Lightning Network – centralized or not?

In this post I will compare centralization and uncensorability of LN with on-chain centralization.

Today, most mining is done within a few large mining pools. Each of them can totally censor/refuse to mine transactions. If two of them collude to censor transactions from a known entity, you’ll have to wait until one of the smaller mining pools happens to find a block. There’s very few if any independent miners, they’re not really likely to find many blocks at all, might be months or more between each block. So: Independent miners are pretty much non-existant when it comes to transaction verifications. There’s still a few mining pools, though, so centralization is still not too bad. In my opinion, we are in the risk-zone.

With Lightning Network, we are also likely to see a bit of centralization. The question is, what is the nature of the centralization and what are the incentives for the nodes?

In my opinion, people are most likely to first create channels to those they will transact most with. These transactions will naturally succeed, the recipients wants their payments. The question is – will they route? In my opinion, they’re likely to want that. It will give them some extra income, and it will be an extra incentive for people to create channels to them. And when people wants to buy coffee, are they likely to choose the coffee shop they have a channel with, or are they likely to choose a coffee shop where they need several hops that increases the fee and the risk of failure?
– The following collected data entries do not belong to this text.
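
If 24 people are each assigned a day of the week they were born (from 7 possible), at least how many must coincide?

There are 7 possible values for day of the week they were born. With 24 people and 7 categories, by pigeonhole: ceiling(24/7).

Final answer: 4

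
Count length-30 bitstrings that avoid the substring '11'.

A valid string ends in 0 (append to any length-(n-1) valid string) or in 01 (append to any length-(n-2) valid string), so a(n) = a(n-1) + a(n-2) with a(1)=2, a(2)=3.
Computing successive values: a(1)=2, a(2)=3, a(3)=5, a(4)=8, a(5)=13, a(6)=21, a(7)=34, a(8)=55, a(9)=89, a(10)=144, a(11)=233, a(12)=377, a(13)=610, a(14)=987, a(15)=1597, a(16)=2584, a(17)=4181, a(18)=6765, a(19)=10946, a(20)=17711, a(21)=28657, a(22)=46368, a(23)=75025, a(24)=121393, a(25)=196418, a(26)=317811, a(27)=514229, a(28)=832040, a(29)=1346269, a(30)=2178309.

Final answer: 2178309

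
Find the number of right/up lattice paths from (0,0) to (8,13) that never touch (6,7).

Total paths to (8,13): C(21,13) = 203490.
Paths through (6,7): C(13,7) x C(8,6) = 48048.
Avoiding (6,7): 203490 - 48048.

Final answer: 155442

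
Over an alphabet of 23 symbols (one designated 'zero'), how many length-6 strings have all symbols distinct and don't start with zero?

The leading digit has 22 choices (anything but zero); the next has 22 (anything but the first), then 21, and so on, one fewer each time.
Total: 22 x 22 x 21 x 20 x 19 x 18.

Final answer: 69521760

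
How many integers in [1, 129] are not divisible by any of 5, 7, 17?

|div by 5|=25, |div by 7|=18, |div by 17|=7.
|div by 5&7|=3, |div by 5&17|=1, |div by 7&17|=1, |div by all|=0.
By inclusion-exclusion, divisible by at least one: 25+18+7-3-1-1+0 = 45.
Not divisible by any: 129 - 45.

Final answer: 84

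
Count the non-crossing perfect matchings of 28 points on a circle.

This is a standard Catalan-number count: the answer is C_n. Here n = 28/2 = 14.
Using C_0 = 1 and C_(k+1) = C_k x 2(2k+1)/(k+2), build up term by term: C_1=1, C_2=2, C_3=5, C_4=14, C_5=42, C_6=132, C_7=429, C_8=1430, C_9=4862, C_10=16796, C_11=58786, C_12=208012, C_13=742900, C_14=2674440.

Final answer: C_{14} = 2674440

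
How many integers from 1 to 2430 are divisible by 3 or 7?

Multiples of 3: 810. Multiples of 7: 347. Of both (lcm=21): 115.
By inclusion-exclusion: 810 + 347 - 115.

Final answer: 1042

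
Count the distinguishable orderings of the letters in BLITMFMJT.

Letters (B:1, F:1, I:1, J:1, L:1, M:2, T:2). Total letters: 9.
Permutations = 9!/(2! x 2!).

Final answer: 90720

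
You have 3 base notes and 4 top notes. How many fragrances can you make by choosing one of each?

By the multiplication principle: 3 x 4.

Final answer: 12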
I believe shops will want customers to connect to them, and they’ll try to double as good routing hubs as an extra incentive for people to connect them. Thus, it is in their interest not to censor anything.

But could they?

They can refuse to route, of course. They can also refuse to route anything that comes in through one channel and goes out another. But due to the nature of the onion routing, they don’t truly know the sender or receiver of any transactions they are not a part of themselves. Sure, they can guess that it’s most likely to be their customer that initiated it, few customers will be in a position to route. What happens then, if they decide that some customers should not be able to route through them? It’s actually pretty simple: They take their business elsewhere. They’ll open another channel, and if the channel to the node keeps not working, they’re likely to close it. They have lost a customer. It’s simply not good customer service. They could stop routing, but they can’t keep people from routing around them.

So how will all this end?

I believe we will end up with some centralization around well-behaving vendors, but they’ll quickly be routed around the moment they starts misbehaving. And do note: Those that routes around routing problems first are likely to get people routing through them, and extra income. There will be competition to route. Bad actors will be routed around.
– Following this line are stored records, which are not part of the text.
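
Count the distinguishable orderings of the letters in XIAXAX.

Letters (A:2, I:1, X:3). Total letters: 6.
Permutations = 6!/(3! x 2!).

Final answer: 60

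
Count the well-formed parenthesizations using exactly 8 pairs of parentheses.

This is a standard Catalan-number count: the answer is C_n. Here n = 8 (pairs).
Using C_0 = 1 and C_(k+1) = C_k x 2(2k+1)/(k+2), build up term by term: C_1=1, C_2=2, C_3=5, C_4=14, C_5=42, C_6=132, C_7=429, C_8=1430.

Final answer: C_{8} = 1430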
At the worst case, you can always do an on-chain transaction, or for repeat transaction, you’d open a direct channel. If you have channels with anyone else, you’ll end up routing transactions for them, if this is an entity that people for some reason do not want to send transactions to. It’s much easier to route around LN centralization than on-chain centralization.
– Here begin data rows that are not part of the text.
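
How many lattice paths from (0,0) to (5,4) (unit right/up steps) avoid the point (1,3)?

Total paths to (5,4): C(9,4) = 126.
Paths through (1,3): C(4,3) x C(5,1) = 20.
Avoiding (1,3): 126 - 20.

Final answer: 106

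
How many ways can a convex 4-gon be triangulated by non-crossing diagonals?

This is a standard Catalan-number count: the answer is C_n. Here n = 4 - 2 = 2.
C_n = C(2n,n) - C(2n,n+1), so C_{2} = C(4,2) - C(4,3) = 6 - 4.

Final answer: C_{2} = 2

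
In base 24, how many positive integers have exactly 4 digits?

Leading digit: 23 options (nonzero). Other 3 digit(s): 24 options each.
Total: 23 x 24^3.

Final answer: 317952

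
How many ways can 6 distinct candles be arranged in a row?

The number of ways to arrange 6 distinct objects is 6!.

Final answer: 6! = 720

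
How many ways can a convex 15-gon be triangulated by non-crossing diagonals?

This is a standard Catalan-number count: the answer is C_n. Here n = 15 - 2 = 13.
C_n = C(2n,n) - C(2n,n+1), so C_{13} = C(26,13) - C(26,14) = 10400600 - 9657700.

Final answer: C_{13} = 742900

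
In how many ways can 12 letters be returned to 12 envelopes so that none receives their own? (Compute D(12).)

Derangements satisfy D(n) = (n-1)(D(n-1) + D(n-2)), starting from D(0)=1, D(1)=0.
D(2) = 1 x (0 + 1) = 1
D(3) = 2 x (1 + 0) = 2
D(4) = 3 x (2 + 1) = 9
D(5) = 4 x (9 + 2) = 44
D(6) = 5 x (44 + 9) = 265
D(7) = 6 x (265 + 44) = 1854
D(8) = 7 x (1854 + 265) = 14833
D(9) = 8 x (14833 + 1854) = 133496
D(10) = 9 x (133496 + 14833) = 1334961
D(11) = 10 x (1334961 + 133496) = 14684570
D(12) = 11 x (D(11) + D(10)) = 11 x (14684570 + 1334961)

Final answer: D(12) = 176214841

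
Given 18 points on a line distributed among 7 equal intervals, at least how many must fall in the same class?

By pigeonhole with 18 objects and 7 categories: ceiling(18/7).

Final answer: 3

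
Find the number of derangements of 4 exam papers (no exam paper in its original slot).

D(n) = (n-1)(D(n-1) + D(n-2)), D(0)=1, D(1)=0.
D(2) = 1 x (0 + 1) = 1
D(3) = 2 x (1 + 0) = 2
D(4) = 3 x (D(3) + D(2)) = 3 x (2 + 1)

Final answer: D(4) = 9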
What about independent nodes?

There’s going to be some, that does this for fun. But like with mining, you really have to have a bit of resources to do this at a scale. One improvement proposal that is on the table for the future is channel factories….can those be compared to mining pools? Who knows.

Conclusion

We will see some centralization, but it’ll be easy to route around. The network will be as decentralized as it needs to be for it to work, any kind of misbehavior will lead to new channels being opened, and new possibilities to route around the problem.